Journalists who broke news on NSA surveillance return to US

New York:  The journalists had been threatened, cajoled and condemned by the British and U.S. governments. Their work together had set off a hunt for their source and a debate on both sides of the Atlantic about government surveillance. 

But they had never met - until Friday. 

That was when Glenn Greenwald, the journalist, lawyer and civil liberties crusader, and Alan Rusbridger, the editor of The Guardian newspaper, finally shook hands after months of working remotely on articles based on material from former National Security Agency contractor Edward J. Snowden. The two were in New York for the prestigious Polk Award for national security reporting, awarded to Greenwald and his colleagues, Laura Poitras and Ewen MacAskill, and Washington Post reporter Barton Gellman. 

Greenwald and Poitras returned to the United States for the first time since their articles broke in June.
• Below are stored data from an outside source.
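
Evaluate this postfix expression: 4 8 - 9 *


Processing tokens left to right:
Push 4, Push 8
Pop 4 and 8, compute 4 - 8 = -4, push -4
Push 9
Pop -4 and 9, compute -4 * 9 = -36, push -36
Stack result: -36

-36


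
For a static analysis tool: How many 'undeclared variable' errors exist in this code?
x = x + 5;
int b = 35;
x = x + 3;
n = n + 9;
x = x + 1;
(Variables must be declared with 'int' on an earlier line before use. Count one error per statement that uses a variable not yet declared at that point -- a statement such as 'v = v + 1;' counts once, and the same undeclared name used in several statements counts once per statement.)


Scanning code line by line:
  Line 1: use 'x' -> ERROR (undeclared)
  Line 2: declare 'b' -> declared = ['b']
  Line 3: use 'x' -> ERROR (undeclared)
  Line 4: use 'n' -> ERROR (undeclared)
  Line 5: use 'x' -> ERROR (undeclared)
Total undeclared variable errors: 4

4


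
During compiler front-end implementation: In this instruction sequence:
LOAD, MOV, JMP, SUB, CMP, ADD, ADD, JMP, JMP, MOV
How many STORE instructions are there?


Scanning instruction sequence for STORE:
  Position 1: LOAD
  Position 2: MOV
  Position 3: JMP
  Position 4: SUB
  Position 5: CMP
  Position 6: ADD
  Position 7: ADD
  Position 8: JMP
  Position 9: JMP
  Position 10: MOV
Matches at positions: []
Total STORE count: 0

0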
They arrived at Kennedy Airport in New York from Berlin, where Greenwald had given a speech Thursday and where Poitras lives and is making a documentary on surveillance. 
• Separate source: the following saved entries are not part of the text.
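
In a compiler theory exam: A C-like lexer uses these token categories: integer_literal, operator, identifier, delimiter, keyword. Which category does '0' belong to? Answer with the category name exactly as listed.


Token: '0'
Checking categories:
  identifier: no
  integer_literal: YES
  operator: no
  keyword: no
  delimiter: no
Category: integer_literal

integer_literal


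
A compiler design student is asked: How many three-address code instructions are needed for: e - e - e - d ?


Expression: e - e - e - d
Generating three-address code (respecting * over +/- precedence):
  Instruction 1: t1 = e - e
  Instruction 2: t2 = t1 - e
  Instruction 3: t3 = t2 - d
Total instructions: 3

3


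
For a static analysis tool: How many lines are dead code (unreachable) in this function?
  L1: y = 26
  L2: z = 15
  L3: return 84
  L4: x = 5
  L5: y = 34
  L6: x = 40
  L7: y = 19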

Although Gellman, who revealed the Snowden findings alongside The Guardian, has lived in the United States since their publication beginning in June, there were fears among Greenwald's supporters that he and Poitras might be detained upon returning to the United States. Federal prosecutors have charged Snowden with violating the Espionage Act, and he has been given asylum in Russia. 

The crowd of journalists at the Polk ceremony at the Roosevelt Hotel in Manhattan cheered and applauded when it was announced that Greenwald and Poitras had cleared customs and were en route. They arrived just after 1 p.m., trailed by flashing cameras. With the ceremony already underway, Guardian editors, including Rusbridger, welcomed the two. 
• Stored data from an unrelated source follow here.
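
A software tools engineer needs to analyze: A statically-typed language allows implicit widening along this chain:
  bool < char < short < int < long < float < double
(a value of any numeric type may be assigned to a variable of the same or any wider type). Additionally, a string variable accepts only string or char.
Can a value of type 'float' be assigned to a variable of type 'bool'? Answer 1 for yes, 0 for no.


Target variable type: bool
Source value type: float
Numeric ranks: float=5, bool=0
Widening allowed iff rank(source) <= rank(target): 5 <= 0? No
Result: 0

0


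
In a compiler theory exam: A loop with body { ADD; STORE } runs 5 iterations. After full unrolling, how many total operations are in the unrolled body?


Loop body operations: ADD, STORE (2 ops per iteration)
Unrolling 5 iterations:
  Iteration 1: ADD, STORE (2 ops)
  Iteration 2: ADD, STORE (2 ops)
  Iteration 3: ADD, STORE (2 ops)
  Iteration 4: ADD, STORE (2 ops)
  Iteration 5: ADD, STORE (2 ops)
Total: 5 iterations * 2 ops/iter = 10 operations

10


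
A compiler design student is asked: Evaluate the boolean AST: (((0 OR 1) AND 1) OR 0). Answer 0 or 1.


Step 1: Evaluate inner node
  0 OR 1 = 1
Step 2: Evaluate next node
  1 AND 1 = 1
Step 3: Evaluate root node
  1 OR 0 = 1

1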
"I am finally really happy to see a table full of Guardian editors and journalists, whose role in this story is much more integral than the publicity generally recognizes," Greenwald said, as he accepted the award for national security reporting. 

It speaks to the increasingly wired and global news-gathering ecosystem that two of the journalists who collaborated on the complex and politically charged revelations from Snowden about global surveillance had never met. Poitras, Greenwald and MacAskill, a veteran Guardian reporter, flew to Hong Kong to meet with Snowden, someone they had known only via the Internet until they met in person at a hotel. Snowden identified himself by carrying a Rubik's cube. 

"New York, Rio, London, Berlin, Hong Kong at one point - it was just a very logistically, ethically complicated story," Rusbridger said after the ceremony Friday. 

His colleagues, including the editor of Guardian U.S., Janine Gibson, and her deputy, Stuart Millar, knew Greenwald well and had hired him to be a columnist the year before. 

"It is much more complicated - being dispersed," Rusbridger said. "It would have been much easier to all have been in one room - particularly a story of this nature where you assume that every conventional means of communication is suspect in some way." 

On another occasion The Guardian was forced to destroy computer equipment containing material from Snowden with power tools, under the observation of British government officials. 

Despite a trouble-free entry into the United States, Greenwald and Poitras had traveled with a lawyer from the American Civil Liberties Union and a German journalist to document any unpleasant surprises.

"The risks of subpoena are very real," Poitras said. "We know there is a threat." 

The Guardian and The Washington Post are considered contenders for the Pulitzer Prizes, which will be announced Monday.